Making his only public comments this week, Favre said he will need time and space away from football before he can divine some sort of meaning from the game - or decide what he will do next year.
"I don't know what that's like, because I've never gotten away from it," Favre said. "I don't know what that feels like. And so to me it's just another game. It may be the last. But to me, it's just another game."
After recovering from the worst season of his career to help the Packers (7-8) bounce back from last year's 4-12 finish, Favre realizes most people see no reason why he shouldn't come back next season.
Even his own family.
"They've been a little quieter this year, but I'm sure they want me to play for the most part," Favre said. "From the outside looking in, even from the family standpoint, it's easy to say, 'Aw, go back and play.' Because as with most people, you really see the three hours of enjoyment or whatever - the game. You don't really see all the other stuff.
"(Wife) Deanna does. But everyone else is kind of like, 'What are we going to do on Sunday?' I'm like, 'What do you do during the rest of the week?' Yeah, when we lose, you're (ticked) off, but you don't have to deal with it like I do."
Despite the improved record, Favre said the Packers still have "a long ways to go, and I don't have that much time."
Only the Oakland Raiders' offense has been worse than the Packers in the red zone this season.
"We're not playing great," Favre said. "I'm just being honest. I'm not telling you anything you don't know. We can't score a touchdown, we've won a couple of games. Go figure."
Favre isn't happy with the way he has played, either.
"I expect to be more productive, regardless, and I'm not for whatever reason," he said. "I could point to a lot of those, but the bottom line is, I'm not as productive."
Although he's only eight touchdown passes shy of breaking Dan Marino's NFL career record of 420, Favre doesn't feel he has anything left to prove.
"In some ways, I felt like, 'Yeah, why not give it another shot?' In other ways, most ways, I've done a lot in this game, have had a lot of success individually and as a team that there's nothing left really out there for me," Favre said. "And I know sometimes people say, 'Come back and go out on top,' or all that stuff. But what if you don't?"
Long snapper Rob Davis, an 11-year veteran who has been with the Packers since 1997, said retirement decisions are more complicated than they seem to outsiders.
"Obviously, Brett has a lot more success and accolades than I do, but at times it does get a little tiring," Davis said. "Your mind plays tricks on you, like, 'You know what? Maybe it is time for me to turn the page.' So I'm sure he's had those battles with himself. He hasn't told me that, but at his age and my age, I would think you think about that."
If Favre decides he wants to come back, he's probably going to have to do something about that sore left ankle.
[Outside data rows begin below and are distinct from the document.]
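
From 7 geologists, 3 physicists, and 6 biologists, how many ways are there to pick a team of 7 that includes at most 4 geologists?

10620

Split by how many geologists are chosen (0 through 4).
Sum: C(7,0)·C(9,7) + C(7,1)·C(9,6) + C(7,2)·C(9,5) + C(7,3)·C(9,4) + C(7,4)·C(9,3) = 36 + 588 + 2646 + 4410 + 2940 = 10620.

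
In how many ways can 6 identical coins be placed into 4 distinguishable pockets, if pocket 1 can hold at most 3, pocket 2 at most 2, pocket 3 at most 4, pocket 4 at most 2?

By stars and bars, unrestricted non-negative solutions to x_1+…+x_4 = 6 number C(6+3,3) = 84.
Subtract solutions that violate a single cap (substitute x_i' = x_i − (cap_i+1)): x_1 ≥ 4 gives C(5,3) = 10; x_2 ≥ 3 gives C(6,3) = 20; x_3 ≥ 5 gives C(4,3) = 4; x_4 ≥ 3 gives C(6,3) = 20. Together 54.
Add back pairs where two caps are both exceeded: 0 + 0 + 0 + 0 + 1 + 0 = 1.
By inclusion–exclusion the count is 84 − 54 + 1 = 31.

31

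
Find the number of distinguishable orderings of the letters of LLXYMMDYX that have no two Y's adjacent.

17640

There are 9!/(2!·2!·2!·2!) = 22680 arrangements of LLXYMMDYX in total.
If the two Y's are adjacent, glue them into one block, leaving 8 items to arrange: (8)!/(2!·2!·2!) = 5040 ways.
Hence 22680 − 5040 = 17640.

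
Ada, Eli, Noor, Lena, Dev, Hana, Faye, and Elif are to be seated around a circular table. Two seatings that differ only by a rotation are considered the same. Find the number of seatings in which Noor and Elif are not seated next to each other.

3600

Without the restriction there are (7)! = 5040 seatings.
Those with Noor next to Elif: fuse the pair into one unit and seat 7 units around a circle — 2·(6)! = 1440.
Subtracting, 5040 − 1440 = 3600.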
He's still considering having arthroscopic surgery in the offseason on the ankle, which has a buildup of bone spurs that was bothering him even before training camp. Favre had surgery on the same ankle after a similar problem in 1995.
Favre said he is reluctant to have surgery because he has gotten used to the pain and the limited range of motion. The pain, he says, is worse in practice because in games, you just "suck it up and go."
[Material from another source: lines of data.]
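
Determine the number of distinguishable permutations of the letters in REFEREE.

The 7 letters of REFEREE have repeats: E appearing 4 times and R appearing twice.
So there are 7! / (4!·2!) = 105 distinguishable arrangements.

105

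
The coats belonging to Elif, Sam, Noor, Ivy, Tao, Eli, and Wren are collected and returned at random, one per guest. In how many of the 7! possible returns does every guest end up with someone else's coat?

Count assignments avoiding every fixed point. For any j of the 7 guests fixed to their own coat, the other 7−j can be arranged in (7−j)! ways.
By inclusion–exclusion this is Σ_{j=0}^{7} (−1)^j C(7,j)·(7−j)!.
Computing: 5040 − 5040 + 2520 − 840 + 210 − 42 + 7 − 1 = 1854.

1854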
"I don't want to sound like John Wayne," Favre said. "It's not, 'Favre's walking around with knives sticking in his foot.' It's painful at times, but there's a lot of people who go through similar things."
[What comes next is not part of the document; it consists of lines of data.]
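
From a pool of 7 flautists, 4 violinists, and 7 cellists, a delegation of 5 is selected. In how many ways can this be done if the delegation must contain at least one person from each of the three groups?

Unrestricted: C(18,5) = 8568 ways to pick any 5 of the 18.
Selections missing a whole group: no flautists → C(11,5) = 462; no violinists → C(14,5) = 2002; no cellists → C(11,5) = 462.
Add back selections omitting two groups (i.e. drawn from a single group): C(7,5) + C(4,5) + C(7,5) = 42.
By inclusion–exclusion: 8568 − 2926 + 42 = 5684.

5684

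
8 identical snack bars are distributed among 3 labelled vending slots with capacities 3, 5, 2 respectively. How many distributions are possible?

Without the upper bounds there are C(10,2) = 45 ways to split 8 among 3 vending slots.
Subtract solutions that violate a single cap (substitute x_i' = x_i − (cap_i+1)): x_1 ≥ 4 gives C(6,2) = 15; x_2 ≥ 6 gives C(4,2) = 6; x_3 ≥ 3 gives C(7,2) = 21. Together 42.
Add back pairs where two caps are both exceeded: 0 + 3 + 0 = 3.
By inclusion–exclusion the count is 45 − 42 + 3 = 6.

6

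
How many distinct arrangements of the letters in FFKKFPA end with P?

Fix P in the last position and arrange the remaining 6 letters.
Those 6 letters have F appearing 3 times and K appearing twice, giving (6)!/(3!·2!) = 60.

60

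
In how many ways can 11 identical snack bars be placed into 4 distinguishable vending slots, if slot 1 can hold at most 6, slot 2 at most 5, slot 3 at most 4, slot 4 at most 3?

85

Ignoring the caps, the number of non-negative solutions to x_1+…+x_4 = 11 is C(14,3) = 364.
Subtract solutions that violate a single cap (substitute x_i' = x_i − (cap_i+1)): x_1 ≥ 7 gives C(7,3) = 35; x_2 ≥ 6 gives C(8,3) = 56; x_3 ≥ 5 gives C(9,3) = 84; x_4 ≥ 4 gives C(10,3) = 120. Together 295.
Add back pairs where two caps are both exceeded: 0 + 0 + 1 + 1 + 4 + 10 = 16.
By inclusion–exclusion the count is 364 − 295 + 16 = 85.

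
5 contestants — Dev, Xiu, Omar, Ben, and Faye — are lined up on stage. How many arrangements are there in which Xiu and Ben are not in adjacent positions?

72

Of the 5! = 120 arrangements, those with Xiu and Ben adjacent number 2 × 4! = 48 (treat the pair as a block with 2 internal orders).
So 120 − 48 = 72 arrangements keep them apart.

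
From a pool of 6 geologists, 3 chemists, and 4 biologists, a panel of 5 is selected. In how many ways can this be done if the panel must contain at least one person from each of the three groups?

Unrestricted: C(13,5) = 1287 ways to pick any 5 of the 13.
Selections missing a whole group: no geologists → C(7,5) = 21; no chemists → C(10,5) = 252; no biologists → C(9,5) = 126.
Add back selections omitting two groups (i.e. drawn from a single group): C(6,5) + C(3,5) + C(4,5) = 6.
By inclusion–exclusion: 1287 − 399 + 6 = 894.

894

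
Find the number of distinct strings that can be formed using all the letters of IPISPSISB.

5040

IPISPSISB has 9 letters with I appearing 3 times, P appearing twice, and S appearing 3 times.
The number of distinct arrangements is 9!/(3!·3!·2!) = 362880/72 = 5040.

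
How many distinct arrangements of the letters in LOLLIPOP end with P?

Fix P in the last position and arrange the remaining 7 letters.
Those 7 letters have L appearing 3 times and O appearing twice, giving (7)!/(3!·2!) = 420.

420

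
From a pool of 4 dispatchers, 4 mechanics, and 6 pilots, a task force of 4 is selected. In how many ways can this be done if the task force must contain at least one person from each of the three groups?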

Given his past struggles with addiction to prescription painkillers, can he even take medicine to dull the pain?
"I guess I could, if it really came down to it," Favre said. "But that wouldn't help in this case. Because when I wake up in the morning, it takes me, I don't know, a while just to move around and all that stuff. But once I get going during the day, it's tolerable. And to take them during the game, which I never did before, that wouldn't be worth it."
But Favre said the offensive struggles and painful practices haven't prevented him from having fun this year. He just has to decide whether it will still be worth it next year.
"I'm glad I came back. I really am," Favre said. "And I've said this: If I'm out there next year, throwing a touchdown pass and running down the field - 'Man, it looks like he's having a blast' - I know I will do that. And I will do that until they drag me off the field. But there's so much more to it than that."